OFELIA RIVAS, O’ODHAM, ‘BIENVENUE A LA CARAVANE DE MIGRANTS DU HONDURAS’

Article de Brenda Norrell
Censored News
Traduction Christine Prat

Pays O’odham – Ofelia Rivas, O’odham, et Michelle Cook, Diné, se sont exprimées en direct du Pays O’odham. Ofelia réagissait à l’annonce de Trump, qui disait vouloir envoyer l’armée à la frontière. Elle a aussi répondu aux fausses accusations de Trump, sur la caravane de migrants venus du Honduras, alors arrivés au Mexique et voyageant vers le nord.

Ofelia a souhaité la bienvenue à ces réfugiés, qui luttaient pour survivre, en territoire O’odham.

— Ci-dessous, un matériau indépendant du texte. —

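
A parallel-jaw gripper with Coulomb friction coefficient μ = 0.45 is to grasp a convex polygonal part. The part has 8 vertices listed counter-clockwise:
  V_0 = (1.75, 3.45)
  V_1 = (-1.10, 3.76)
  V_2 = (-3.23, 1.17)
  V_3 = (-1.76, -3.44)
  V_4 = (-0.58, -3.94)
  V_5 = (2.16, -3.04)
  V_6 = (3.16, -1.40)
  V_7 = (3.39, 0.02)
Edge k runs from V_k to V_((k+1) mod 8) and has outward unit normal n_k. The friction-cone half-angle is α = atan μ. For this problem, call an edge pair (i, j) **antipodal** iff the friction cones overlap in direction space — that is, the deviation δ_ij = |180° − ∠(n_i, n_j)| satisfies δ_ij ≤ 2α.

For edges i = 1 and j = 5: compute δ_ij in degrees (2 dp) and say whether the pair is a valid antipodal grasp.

α = atan 0.45 = 24.23°;  2α = 48.46°
edge 1: e_1 = (-2.13, -2.59);  n_1 = (-0.7724, +0.6352)
edge 5: e_5 = (+1.00, +1.64);  n_5 = (+0.8538, -0.5206)
∠(n_1, n_5) = 171.94°
δ = |180° − 171.94°| = 8.06°
8.06° ≤ 2α = 48.46°  →  valid

δ = 8.06°, valid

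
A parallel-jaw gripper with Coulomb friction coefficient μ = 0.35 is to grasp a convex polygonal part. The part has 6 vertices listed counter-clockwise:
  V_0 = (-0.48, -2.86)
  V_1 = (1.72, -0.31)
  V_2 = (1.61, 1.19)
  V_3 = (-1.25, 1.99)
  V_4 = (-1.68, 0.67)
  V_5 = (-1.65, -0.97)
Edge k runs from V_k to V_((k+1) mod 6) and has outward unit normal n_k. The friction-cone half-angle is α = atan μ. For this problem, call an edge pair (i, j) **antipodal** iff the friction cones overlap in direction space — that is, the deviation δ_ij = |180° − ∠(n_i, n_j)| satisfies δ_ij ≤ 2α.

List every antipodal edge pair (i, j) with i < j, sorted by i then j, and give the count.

count = 4; pairs: (0,3), (1,3), (1,4), (1,5)

α = atan 0.35 = 19.29°;  2α = 38.58°
n_0 = (+0.7572, -0.6532)
n_1 = (+0.9973, +0.0731)
n_2 = (+0.2694, +0.9630)
n_3 = (-0.9508, +0.3097)
n_4 = (-0.9998, -0.0183)
n_5 = (-0.8503, -0.5264)
  (0,1): δ = 135.02°  ·
  (0,2): δ = 64.84°  ·
  (0,3): δ = 22.74°  ✓
  (0,4): δ = 41.83°  ·
  (0,5): δ = 72.55°  ·
  (1,2): δ = 109.82°  ·
  (1,3): δ = 22.24°  ✓
  (1,4): δ = 3.15°  ✓
  (1,5): δ = 27.57°  ✓
  (2,3): δ = 92.42°  ·
  (2,4): δ = 73.32°  ·
  (2,5): δ = 42.61°  ·
  (3,4): δ = 160.91°  ·
  (3,5): δ = 130.20°  ·
  (4,5): δ = 149.29°  ·
antipodal pairs: 4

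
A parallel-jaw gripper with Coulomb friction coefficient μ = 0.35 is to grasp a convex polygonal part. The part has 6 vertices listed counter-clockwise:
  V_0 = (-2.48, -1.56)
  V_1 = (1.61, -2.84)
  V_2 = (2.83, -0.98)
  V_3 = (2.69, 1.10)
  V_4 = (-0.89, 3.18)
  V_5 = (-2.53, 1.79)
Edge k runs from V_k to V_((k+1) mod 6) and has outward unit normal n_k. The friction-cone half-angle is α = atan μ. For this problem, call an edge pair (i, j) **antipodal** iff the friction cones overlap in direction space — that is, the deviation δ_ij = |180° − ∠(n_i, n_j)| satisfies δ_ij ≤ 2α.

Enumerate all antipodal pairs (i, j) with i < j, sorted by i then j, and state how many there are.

α = atan 0.35 = 19.29°;  2α = 38.58°
n_0 = (-0.2987, -0.9544)
n_1 = (+0.8362, -0.5485)
n_2 = (+0.9977, +0.0672)
n_3 = (+0.5024, +0.8647)
n_4 = (-0.6466, +0.7629)
n_5 = (-0.9999, -0.0149)
  (0,1): δ = 105.88°  ·
  (0,2): δ = 68.77°  ·
  (0,3): δ = 12.78°  ✓
  (0,4): δ = 57.66°  ·
  (0,5): δ = 108.23°  ·
  (1,2): δ = 142.89°  ·
  (1,3): δ = 86.90°  ·
  (1,4): δ = 16.46°  ✓
  (1,5): δ = 34.12°  ✓
  (2,3): δ = 124.01°  ·
  (2,4): δ = 53.57°  ·
  (2,5): δ = 3.00°  ✓
  (3,4): δ = 109.56°  ·
  (3,5): δ = 58.99°  ·
  (4,5): δ = 129.43°  ·
antipodal pairs: 4

count = 4; pairs: (0,3), (1,4), (1,5), (2,5)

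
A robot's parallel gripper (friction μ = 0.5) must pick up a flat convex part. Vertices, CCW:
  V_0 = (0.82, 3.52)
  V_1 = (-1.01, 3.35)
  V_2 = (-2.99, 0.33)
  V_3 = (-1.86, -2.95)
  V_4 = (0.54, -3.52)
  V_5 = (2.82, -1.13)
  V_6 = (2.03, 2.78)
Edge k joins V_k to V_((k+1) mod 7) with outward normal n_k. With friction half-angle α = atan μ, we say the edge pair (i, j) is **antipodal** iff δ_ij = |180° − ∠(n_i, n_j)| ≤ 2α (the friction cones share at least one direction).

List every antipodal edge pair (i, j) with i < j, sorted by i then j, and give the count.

count = 7; pairs: (0,3), (0,4), (1,4), (1,5), (2,5), (2,6), (3,6)

α = atan 0.5 = 26.57°;  2α = 53.13°
n_0 = (-0.0925, +0.9957)
n_1 = (-0.8363, +0.5483)
n_2 = (-0.9455, -0.3257)
n_3 = (-0.2311, -0.9729)
n_4 = (+0.7236, -0.6903)
n_5 = (+0.9802, +0.1980)
n_6 = (+0.5217, +0.8531)
  (0,1): δ = 128.56°  ·
  (0,2): δ = 76.30°  ·
  (0,3): δ = 18.67°  ✓
  (0,4): δ = 41.04°  ✓
  (0,5): δ = 96.12°  ·
  (0,6): δ = 143.24°  ·
  (1,2): δ = 127.74°  ·
  (1,3): δ = 70.11°  ·
  (1,4): δ = 10.40°  ✓
  (1,5): δ = 44.67°  ✓
  (1,6): δ = 91.80°  ·
  (2,3): δ = 122.37°  ·
  (2,4): δ = 62.66°  ·
  (2,5): δ = 7.59°  ✓
  (2,6): δ = 39.54°  ✓
  (3,4): δ = 120.29°  ·
  (3,5): δ = 65.22°  ·
  (3,6): δ = 18.09°  ✓
  (4,5): δ = 124.93°  ·
  (4,6): δ = 77.80°  ·
  (5,6): δ = 132.87°  ·
antipodal pairs: 7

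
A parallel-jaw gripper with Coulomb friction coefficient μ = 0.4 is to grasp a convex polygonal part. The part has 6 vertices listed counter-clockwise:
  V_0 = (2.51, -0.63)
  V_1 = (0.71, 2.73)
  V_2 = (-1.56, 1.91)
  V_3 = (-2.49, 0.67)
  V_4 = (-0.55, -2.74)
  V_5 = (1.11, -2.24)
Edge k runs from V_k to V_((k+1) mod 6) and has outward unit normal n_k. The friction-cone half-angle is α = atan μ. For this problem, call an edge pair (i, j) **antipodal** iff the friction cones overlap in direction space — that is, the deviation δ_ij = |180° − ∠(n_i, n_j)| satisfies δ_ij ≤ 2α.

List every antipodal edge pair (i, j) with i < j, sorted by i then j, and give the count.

count = 5; pairs: (0,3), (1,4), (1,5), (2,4), (2,5)

α = atan 0.4 = 21.80°;  2α = 43.60°
n_0 = (+0.8815, +0.4722)
n_1 = (-0.3397, +0.9405)
n_2 = (-0.8000, +0.6000)
n_3 = (-0.8692, -0.4945)
n_4 = (+0.2884, -0.9575)
n_5 = (+0.7546, -0.6562)
  (0,1): δ = 98.32°  ·
  (0,2): δ = 65.05°  ·
  (0,3): δ = 1.46°  ✓
  (0,4): δ = 78.58°  ·
  (0,5): δ = 110.81°  ·
  (1,2): δ = 146.73°  ·
  (1,3): δ = 80.23°  ·
  (1,4): δ = 3.10°  ✓
  (1,5): δ = 29.13°  ✓
  (2,3): δ = 113.49°  ·
  (2,4): δ = 36.37°  ✓
  (2,5): δ = 4.14°  ✓
  (3,4): δ = 102.87°  ·
  (3,5): δ = 70.65°  ·
  (4,5): δ = 147.77°  ·
antipodal pairs: 5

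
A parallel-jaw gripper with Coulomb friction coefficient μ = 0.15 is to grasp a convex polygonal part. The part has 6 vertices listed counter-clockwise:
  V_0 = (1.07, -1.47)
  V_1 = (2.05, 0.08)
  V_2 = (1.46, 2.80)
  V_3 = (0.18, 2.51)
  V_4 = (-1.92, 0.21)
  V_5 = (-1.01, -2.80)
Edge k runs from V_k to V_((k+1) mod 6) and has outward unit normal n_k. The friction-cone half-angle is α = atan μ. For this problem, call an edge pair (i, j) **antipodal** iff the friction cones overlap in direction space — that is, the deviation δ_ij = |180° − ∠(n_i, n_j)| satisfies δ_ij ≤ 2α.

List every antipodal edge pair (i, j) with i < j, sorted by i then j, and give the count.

α = atan 0.15 = 8.53°;  2α = 17.06°
n_0 = (+0.8452, -0.5344)
n_1 = (+0.9773, +0.2120)
n_2 = (-0.2210, +0.9753)
n_3 = (-0.7385, +0.6743)
n_4 = (-0.9572, -0.2894)
n_5 = (+0.5387, -0.8425)
  (0,1): δ = 135.46°  ·
  (0,2): δ = 44.93°  ·
  (0,3): δ = 10.09°  ✓
  (0,4): δ = 49.12°  ·
  (0,5): δ = 154.90°  ·
  (1,2): δ = 89.47°  ·
  (1,3): δ = 54.64°  ·
  (1,4): δ = 4.58°  ✓
  (1,5): δ = 110.36°  ·
  (2,3): δ = 145.16°  ·
  (2,4): δ = 85.94°  ·
  (2,5): δ = 19.83°  ·
  (3,4): δ = 120.78°  ·
  (3,5): δ = 15.01°  ✓
  (4,5): δ = 74.23°  ·
antipodal pairs: 3

count = 3; pairs: (0,3), (1,4), (3,5)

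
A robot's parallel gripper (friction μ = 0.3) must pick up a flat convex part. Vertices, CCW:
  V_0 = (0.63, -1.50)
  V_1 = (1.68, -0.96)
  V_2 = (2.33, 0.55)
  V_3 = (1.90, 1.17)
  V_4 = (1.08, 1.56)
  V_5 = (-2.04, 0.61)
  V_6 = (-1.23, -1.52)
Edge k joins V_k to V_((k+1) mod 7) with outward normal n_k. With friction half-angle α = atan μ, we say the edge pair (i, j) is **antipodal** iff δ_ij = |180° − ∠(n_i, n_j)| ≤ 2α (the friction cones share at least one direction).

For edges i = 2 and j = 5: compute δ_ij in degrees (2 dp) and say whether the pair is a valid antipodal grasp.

δ = 13.92°, valid

α = atan 0.3 = 16.70°;  2α = 33.40°
edge 2: e_2 = (-0.43, +0.62);  n_2 = (+0.8217, +0.5699)
edge 5: e_5 = (+0.81, -2.13);  n_5 = (-0.9347, -0.3554)
∠(n_2, n_5) = 166.08°
δ = |180° − 166.08°| = 13.92°
13.92° ≤ 2α = 33.40°  →  valid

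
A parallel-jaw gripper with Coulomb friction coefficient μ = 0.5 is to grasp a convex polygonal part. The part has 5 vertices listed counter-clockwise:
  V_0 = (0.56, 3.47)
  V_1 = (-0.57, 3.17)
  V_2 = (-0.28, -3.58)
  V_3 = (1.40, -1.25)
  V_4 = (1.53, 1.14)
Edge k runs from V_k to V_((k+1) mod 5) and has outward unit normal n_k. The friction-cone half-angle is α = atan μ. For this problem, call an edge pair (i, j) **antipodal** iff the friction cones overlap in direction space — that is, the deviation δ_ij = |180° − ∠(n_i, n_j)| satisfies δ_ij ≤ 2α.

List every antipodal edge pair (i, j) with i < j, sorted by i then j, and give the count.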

“Cette militarisation n’est pas notre façon de vivre dans notre pays.”
“Nous connaissons les conditions qui règnent là d’où ils viennent.”
“Accueillez-les, c’est la façon de faire O’odham.”

Michelle a demandé à Ofelia de parler des tours de surveillance qui maintenant visent sa communauté, dans la Nation Tohono O’odham. Les tours de surveillance, des tours permanentes, sont en projet pour le district où vit Ofelia. La firme de défense d’Israël, pays d’Apartheid, Elbit Systems, a signé un contrat avec la Sécurité Intérieure des Etats-Unis pour construire ces tours d’espionnage dans la Nation Tohono O’odham.

Ofelia parle de la barrière empêchant les véhicules de passer la frontière, qui rend très difficile pour les familles de traverser et de célébrer des cérémonies. Maintenant, les O’odham doivent avoir des papiers d’identité dans leur propre pays.

Les agents de la Patrouille des Frontières des Etats-Unis visent la tête des O’odham avec leurs fusils, exigeant des papiers, quand les gens ne comprennent pas l’anglais.

Ofelia raconte que, récemment, un agent de la Patrouille des frontières s’est garé sur la route, de façon à bloquer l’entrée de sa maison. Il a sorti son arme et l’a menacée quand elle lui a demandé de partir.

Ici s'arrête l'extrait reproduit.